Présentant les chiffres clés de ces opérations, le médecin chef du Centre de santé de référence de Kangaba, le docteur Moussa Sougané, a souligné l’atteinte des objectifs fixés. Il a précisé que pour la campagne de distribution des moustiquaires, l’ensemble des 32 132 ménages dénombrés a pu être servi, atteignant ainsi un taux de couverture de 100 %. La chimioprévention du paludisme saisonnier a quant à elle dépassé les prévisions initiales avec un taux de couverture de 105 %.
Cette réussite repose sur la qualité de la mobilisation humaine et logistique, comprenant le déploiement de dizaines d’équipes de recensement, de distribution, de supervision, ainsi que plus d’une centaine d’agents d’administration. La disponibilité du personnel, le respect du micro-plan et l’implication remarquable des autorités administratives et des associations de santé communautaire, qui ont contribué financièrement à hauteur de 1,8 million de francs CFA, ont grandement favorisé ce bilan.
Malgré ces avancées, des contraintes logistiques et organisationnelles ont été relevées au cours de la restitution.

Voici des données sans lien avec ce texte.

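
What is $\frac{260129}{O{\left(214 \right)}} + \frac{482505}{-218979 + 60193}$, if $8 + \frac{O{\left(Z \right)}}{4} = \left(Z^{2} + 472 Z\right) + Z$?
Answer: $- \frac{121213698403}{46686259720} \approx -2.5963$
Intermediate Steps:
$O{\left(Z \right)} = -32 + 4 Z^{2} + 1892 Z$ ($O{\left(Z \right)} = -32 + 4 \left(\left(Z^{2} + 472 Z\right) + Z\right) = -32 + 4 \left(Z^{2} + 473 Z\right) = -32 + \left(4 Z^{2} + 1892 Z\right) = -32 + 4 Z^{2} + 1892 Z$)
$\frac{260129}{O{\left(214 \right)}} + \frac{482505}{-218979 + 60193} = \frac{260129}{-32 + 4 \cdot 214^{2} + 1892 \cdot 214} + \frac{482505}{-218979 + 60193} = \frac{260129}{-32 + 4 \cdot 45796 + 404888} + \frac{482505}{-158786} = \frac{260129}{-32 + 183184 + 404888} + 482505 \left(- \frac{1}{158786}\right) = \frac{260129}{588040} - \frac{482505}{158786} = - \frac{121213698403}{46686259720}$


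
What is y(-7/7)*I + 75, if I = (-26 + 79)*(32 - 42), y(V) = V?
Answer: 605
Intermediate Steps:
I = -530 (I = 53*(-10) = -530)
y(-7/7)*I + 75 = -7/7*(-530) + 75 = -7*⅐*(-530) + 75 = -1*(-530) + 75 = 530 + 75 = 605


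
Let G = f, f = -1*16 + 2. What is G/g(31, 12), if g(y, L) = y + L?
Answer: -14/43 ≈ -0.32558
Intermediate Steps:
f = -14 (f = -16 + 2 = -14)
g(y, L) = L + y
G = -14
G/g(31, 12) = -14/(12 + 31) = -14/43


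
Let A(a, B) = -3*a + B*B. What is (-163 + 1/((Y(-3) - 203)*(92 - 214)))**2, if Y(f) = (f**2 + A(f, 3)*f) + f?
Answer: 24913924218225/937706884 ≈ 26569.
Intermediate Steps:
A(a, B) = B**2 - 3*a (A(a, B) = -3*a + B**2 = B**2 - 3*a)
Y(f) = f + f**2 + f*(9 - 3*f) (Y(f) = (f**2 + (3**2 - 3*f)*f) + f = (f**2 + (9 - 3*f)*f) + f = (f**2 + f*(9 - 3*f)) + f = f + f**2 + f*(9 - 3*f))
(-163 + 1/((Y(-3) - 203)*(92 - 214)))**2 = (-163 + 1/((2*(-3)*(5 - 1*(-3)) - 203)*(92 - 214)))**2 = (-163 + 1/((2*(-3)*(5 + 3) - 203)*(-122)))**2 = (-163 + 1/((2*(-3)*8 - 203)*(-122)))**2 = (-163 + 1/((-48 - 203)*(-122)))**2 = (-163 + 1/(-251*(-122)))**2 = (-163 + 1/30622)**2 = (-4991385/30622)**2 = 24913924218225/937706884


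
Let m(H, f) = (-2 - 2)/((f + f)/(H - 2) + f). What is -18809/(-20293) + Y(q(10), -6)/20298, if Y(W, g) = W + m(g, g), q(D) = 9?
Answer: 491124545/529595118 ≈ 0.92736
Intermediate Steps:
m(H, f) = -4/(f + 2*f/(-2 + H)) (m(H, f) = -4/((2*f)/(-2 + H) + f) = -4/(2*f/(-2 + H) + f) = -4/(f + 2*f/(-2 + H)))
Y(W, g) = W + 4*(2 - g)/g² (Y(W, g) = W + 4*(2 - g)/(g*g) = W + 4*(2 - g)/g²)
-18809/(-20293) + Y(q(10), -6)/20298 = -18809/(-20293) + (9 - 4/(-6) + 8/(-6)²)/20298 = -18809*(-1/20293) + (9 - 4*(-⅙) + 8*(1/36))*(1/20298) = 2687/2899 + (9 + ⅔ + 2/9)*(1/20298) = 2687/2899 + (89/9)*(1/20298) = 2687/2899 + 89/182682 = 491124545/529595118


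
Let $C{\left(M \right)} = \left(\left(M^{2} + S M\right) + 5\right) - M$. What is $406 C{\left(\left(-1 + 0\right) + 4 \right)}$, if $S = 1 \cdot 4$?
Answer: $9338$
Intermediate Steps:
$S = 4$
$C{\left(M \right)} = 5 + M^{2} + 3 M$ ($C{\left(M \right)} = \left(\left(M^{2} + 4 M\right) + 5\right) - M = \left(5 + M^{2} + 4 M\right) - M = 5 + M^{2} + 3 M$)
$406 C{\left(\left(-1 + 0\right) + 4 \right)} = 406 \left(5 + \left(\left(-1 + 0\right) + 4\right)^{2} + 3 \left(\left(-1 + 0\right) + 4\right)\right) = 406 \left(5 + \left(-1 + 4\right)^{2} + 3 \left(-1 + 4\right)\right) = 406 \left(5 + 3^{2} + 3 \cdot 3\right) = 406 \left(5 + 9 + 9\right) = 406 \cdot 23 = 9338$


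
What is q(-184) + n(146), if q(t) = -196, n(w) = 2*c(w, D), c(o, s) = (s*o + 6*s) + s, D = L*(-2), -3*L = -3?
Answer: -808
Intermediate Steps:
L = 1 (L = -⅓*(-3) = 1)
D = -2 (D = 1*(-2) = -2)
c(o, s) = 7*s + o*s (c(o, s) = (o*s + 6*s) + s = (6*s + o*s) + s = 7*s + o*s)
n(w) = -28 - 4*w (n(w) = 2*(-2*(7 + w)) = 2*(-14 - 2*w) = -28 - 4*w)
q(-184) + n(146) = -196 + (-28 - 4*146) = -196 + (-28 - 584) = -196 - 612 = -808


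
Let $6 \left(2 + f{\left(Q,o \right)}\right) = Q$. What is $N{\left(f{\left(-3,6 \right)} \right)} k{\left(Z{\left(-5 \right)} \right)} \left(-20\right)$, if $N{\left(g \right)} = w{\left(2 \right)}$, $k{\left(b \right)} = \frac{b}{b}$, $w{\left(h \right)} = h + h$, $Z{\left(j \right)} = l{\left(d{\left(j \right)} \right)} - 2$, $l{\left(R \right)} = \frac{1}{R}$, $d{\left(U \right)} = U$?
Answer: $-80$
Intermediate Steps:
$f{\left(Q,o \right)} = -2 + \frac{Q}{6}$
$Z{\left(j \right)} = -2 + \frac{1}{j}$ ($Z{\left(j \right)} = \frac{1}{j} - 2 = -2 + \frac{1}{j}$)
$w{\left(h \right)} = 2 h$
$k{\left(b \right)} = 1$
$N{\left(g \right)} = 4$ ($N{\left(g \right)} = 2 \cdot 2 = 4$)
$N{\left(f{\left(-3,6 \right)} \right)} k{\left(Z{\left(-5 \right)} \right)} \left(-20\right) = 4 \cdot 1 \left(-20\right) = 4 \left(-20\right) = -80$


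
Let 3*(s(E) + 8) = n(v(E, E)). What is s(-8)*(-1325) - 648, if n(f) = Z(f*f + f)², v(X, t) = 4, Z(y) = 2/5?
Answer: 29644/3 ≈ 9881.3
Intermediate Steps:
Z(y) = ⅖ (Z(y) = 2*(⅕) = ⅖)
n(f) = 4/25 (n(f) = (⅖)² = 4/25)
s(E) = -596/75 (s(E) = -8 + (⅓)*(4/25) = -8 + 4/75 = -596/75)
s(-8)*(-1325) - 648 = -596/75*(-1325) - 648 = 31588/3 - 648 = 29644/3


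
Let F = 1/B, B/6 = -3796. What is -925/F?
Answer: 21067800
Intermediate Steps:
B = -22776 (B = 6*(-3796) = -22776)
F = -1/22776 (F = 1/(-22776) = -1/22776 ≈ -4.3906e-5)
-925/F = -925/(-1/22776) = -925*(-22776) = 21067800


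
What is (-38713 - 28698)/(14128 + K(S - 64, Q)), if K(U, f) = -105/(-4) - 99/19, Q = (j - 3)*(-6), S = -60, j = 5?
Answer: -5123236/1075327 ≈ -4.7644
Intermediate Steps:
Q = -12 (Q = (5 - 3)*(-6) = 2*(-6) = -12)
K(U, f) = 1599/76 (K(U, f) = -105*(-¼) - 99*1/19 = 105/4 - 99/19 = 1599/76)
(-38713 - 28698)/(14128 + K(S - 64, Q)) = (-38713 - 28698)/(14128 + 1599/76) = -67411/1075327/76 = -67411*76/1075327 = -5123236/1075327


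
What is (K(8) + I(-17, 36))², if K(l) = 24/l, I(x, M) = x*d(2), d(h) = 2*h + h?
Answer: 9801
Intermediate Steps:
d(h) = 3*h
I(x, M) = 6*x (I(x, M) = x*(3*2) = x*6 = 6*x)
(K(8) + I(-17, 36))² = (24/8 + 6*(-17))² = (24*(⅛) - 102)² = (3 - 102)² = (-99)² = 9801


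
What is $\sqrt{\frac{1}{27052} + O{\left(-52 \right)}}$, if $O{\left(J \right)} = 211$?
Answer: $\frac{\sqrt{38603021399}}{13526} \approx 14.526$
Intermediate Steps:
$\sqrt{\frac{1}{27052} + O{\left(-52 \right)}} = \sqrt{\frac{1}{27052} + 211} = \sqrt{\frac{5707973}{27052}} = \frac{\sqrt{38603021399}}{13526}$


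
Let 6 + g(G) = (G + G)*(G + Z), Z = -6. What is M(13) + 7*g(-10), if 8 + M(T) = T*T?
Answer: 2359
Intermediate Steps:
M(T) = -8 + T² (M(T) = -8 + T*T = -8 + T²)
g(G) = -6 + 2*G*(-6 + G) (g(G) = -6 + (G + G)*(G - 6) = -6 + (2*G)*(-6 + G) = -6 + 2*G*(-6 + G))
M(13) + 7*g(-10) = (-8 + 13²) + 7*(-6 - 12*(-10) + 2*(-10)²) = (-8 + 169) + 7*(-6 + 120 + 2*100) = 161 + 7*(-6 + 120 + 200) = 161 + 7*314 = 161 + 2198 = 2359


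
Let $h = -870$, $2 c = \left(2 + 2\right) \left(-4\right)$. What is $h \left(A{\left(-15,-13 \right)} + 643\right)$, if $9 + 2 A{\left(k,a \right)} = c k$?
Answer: $-607695$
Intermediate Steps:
$c = -8$ ($c = \frac{\left(2 + 2\right) \left(-4\right)}{2} = \frac{4 \left(-4\right)}{2} = \frac{1}{2} \left(-16\right) = -8$)
$A{\left(k,a \right)} = - \frac{9}{2} - 4 k$ ($A{\left(k,a \right)} = - \frac{9}{2} + \frac{\left(-8\right) k}{2} = - \frac{9}{2} - 4 k$)
$h \left(A{\left(-15,-13 \right)} + 643\right) = - 870 \left(\left(- \frac{9}{2} - -60\right) + 643\right) = - 870 \left(\left(- \frac{9}{2} + 60\right) + 643\right) = - 870 \left(\frac{111}{2} + 643\right) = \left(-870\right) \frac{1397}{2} = -607695$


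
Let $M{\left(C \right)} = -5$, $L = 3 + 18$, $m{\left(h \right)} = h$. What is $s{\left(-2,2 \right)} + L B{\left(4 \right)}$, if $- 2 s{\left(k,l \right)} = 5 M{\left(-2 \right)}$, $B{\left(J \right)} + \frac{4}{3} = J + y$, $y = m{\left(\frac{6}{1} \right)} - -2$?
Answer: $\frac{473}{2} \approx 236.5$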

Les acteurs de terrain ont fait part de l’insuffisance de moustiquaires pour l’ensemble de la population générale, du manque de formation préalable avant le recensement, d’un déficit d’organisation et de la qualité des smartphones utilisés pour la collecte des données.
Afin d’optimiser les prochaines interventions sur le terrain, les participants ont formulé plusieurs recommandations. Ils préconisent notamment l’augmentation du nombre d’équipes sur le terrain, la fourniture de téléphones intelligents plus performants, un approvisionnement suffisant en matériel de prévention et la formation à temps des agents chargés du dénombrement des populations.